The treaty should prevent the kind of baby-trafficking scandals that occur with depressing frequency in Eastern Europe. A British couple, Adrian and Bernadette Mooney, arrested while smuggling a baby from Romania, paid a gang of child-traffickers to obtain the child. A criminal investigation in Croatia of a British adoption specialist, John Davies, also involves baby-trafficking. Denounced by a social worker who he says demanded a bribe, he is accused of coercing mothers to give up newborn infants for adoption to Canada and the US.

Mr Davies represents Adam Children's Fund International in Eastern Europe and he has close links with a recently formed British charity, the Solomon Children's Foundation. He describes himself as a "facilitator" who saves unborn children from abortion on the one hand and answers the prayers of childless US and Canadian families on the other, by organising adoptions at $20,000 a time.

The Solomon Children's Foundation employs 17 people in Romania, Hungary, Croatia and Albania. They scour birth-control clinics in nine Eastern European countries, looking for refugee women, especially Muslims who have been raped, or others with unwanted pregnancies. Mr Davies's link to the Adam Children's Fund International is via another company, the Solomon Corporation, which is registered in the British Virgin Islands.

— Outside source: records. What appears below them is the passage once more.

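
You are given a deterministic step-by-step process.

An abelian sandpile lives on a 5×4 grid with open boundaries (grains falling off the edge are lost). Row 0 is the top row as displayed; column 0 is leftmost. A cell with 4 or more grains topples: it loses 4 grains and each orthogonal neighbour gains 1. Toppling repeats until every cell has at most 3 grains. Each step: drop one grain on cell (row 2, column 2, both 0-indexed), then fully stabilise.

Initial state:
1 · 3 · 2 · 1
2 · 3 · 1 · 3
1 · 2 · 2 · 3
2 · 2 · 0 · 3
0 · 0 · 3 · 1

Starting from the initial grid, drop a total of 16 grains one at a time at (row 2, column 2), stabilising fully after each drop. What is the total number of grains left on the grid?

41

[0] 1 · 3 · 2 · 1
2 · 3 · 1 · 3
1 · 2 · 2 · 3
2 · 2 · 0 · 3
0 · 0 · 3 · 1
[1] 1 · 3 · 2 · 1
2 · 3 · 1 · 3
1 · 2 · 3 · 3
2 · 2 · 0 · 3
0 · 0 · 3 · 1
[2] 1 · 3 · 2 · 2
2 · 3 · 3 · 0
1 · 3 · 1 · 2
2 · 2 · 2 · 0
0 · 0 · 3 · 2
[3] 1 · 3 · 2 · 2
2 · 3 · 3 · 0
1 · 3 · 2 · 2
2 · 2 · 2 · 0
0 · 0 · 3 · 2
[4] 1 · 3 · 2 · 2
2 · 3 · 3 · 0
1 · 3 · 3 · 2
2 · 2 · 2 · 0
0 · 0 · 3 · 2
[5] 2 · 1 · 0 · 3
3 · 2 · 2 · 1
2 · 1 · 2 · 3
2 · 3 · 3 · 0
0 · 0 · 3 · 2
[6] 2 · 1 · 0 · 3
3 · 2 · 2 · 1
2 · 1 · 3 · 3
2 · 3 · 3 · 0
0 · 0 · 3 · 2
[7] 2 · 1 · 0 · 3
3 · 2 · 3 · 2
2 · 3 · 2 · 0
3 · 0 · 2 · 2
0 · 2 · 0 · 3
[8] 2 · 1 · 0 · 3
3 · 2 · 3 · 2
2 · 3 · 3 · 0
3 · 0 · 2 · 2
0 · 2 · 0 · 3
[9] 3 · 2 · 1 · 3
1 · 1 · 1 · 3
1 · 2 · 2 · 1
0 · 2 · 3 · 2
1 · 2 · 0 · 3
[10] 3 · 2 · 1 · 3
1 · 1 · 1 · 3
1 · 2 · 3 · 1
0 · 2 · 3 · 2
1 · 2 · 0 · 3
[11] 3 · 2 · 1 · 3
1 · 1 · 2 · 3
1 · 3 · 1 · 2
0 · 3 · 0 · 3
1 · 2 · 1 · 3
[12] 3 · 2 · 1 · 3
1 · 1 · 2 · 3
1 · 3 · 2 · 2
0 · 3 · 0 · 3
1 · 2 · 1 · 3
[13] 3 · 2 · 1 · 3
1 · 1 · 2 · 3
1 · 3 · 3 · 2
0 · 3 · 0 · 3
1 · 2 · 1 · 3
[14] 3 · 2 · 1 · 3
1 · 2 · 3 · 3
2 · 1 · 1 · 3
1 · 0 · 2 · 3
1 · 3 · 1 · 3
[15] 3 · 2 · 1 · 3
1 · 2 · 3 · 3
2 · 1 · 2 · 3
1 · 0 · 2 · 3
1 · 3 · 1 · 3
[16] 3 · 2 · 1 · 3
1 · 2 · 3 · 3
2 · 1 · 3 · 3
1 · 0 · 2 · 3
1 · 3 · 1 · 3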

The large sums of money that Western couples are prepared to pay, especially if they can get a very young child, have drawn criminal gangs into the adoption trade in Russia, Latin America and parts of South-East Asia, according to officials who monitor the trade. In Russia, violence and extortion are now hallmarks of the sub rosa baby-trafficking trade, with reports of gangs fighting over territory and trying to keep Western adoption agencies from gaining a foothold.

Scandals over baby-trafficking in Romania, Russia and other countries have led to clampdowns that have effectively halted the removal of healthy children for adoption abroad.

But strict new laws are easily circumvented by the "baby-brokers", who bribe court officials, social workers and orphanage directors to produce documents certifying that normal children are impaired or retarded, thus making them eligible for adoption.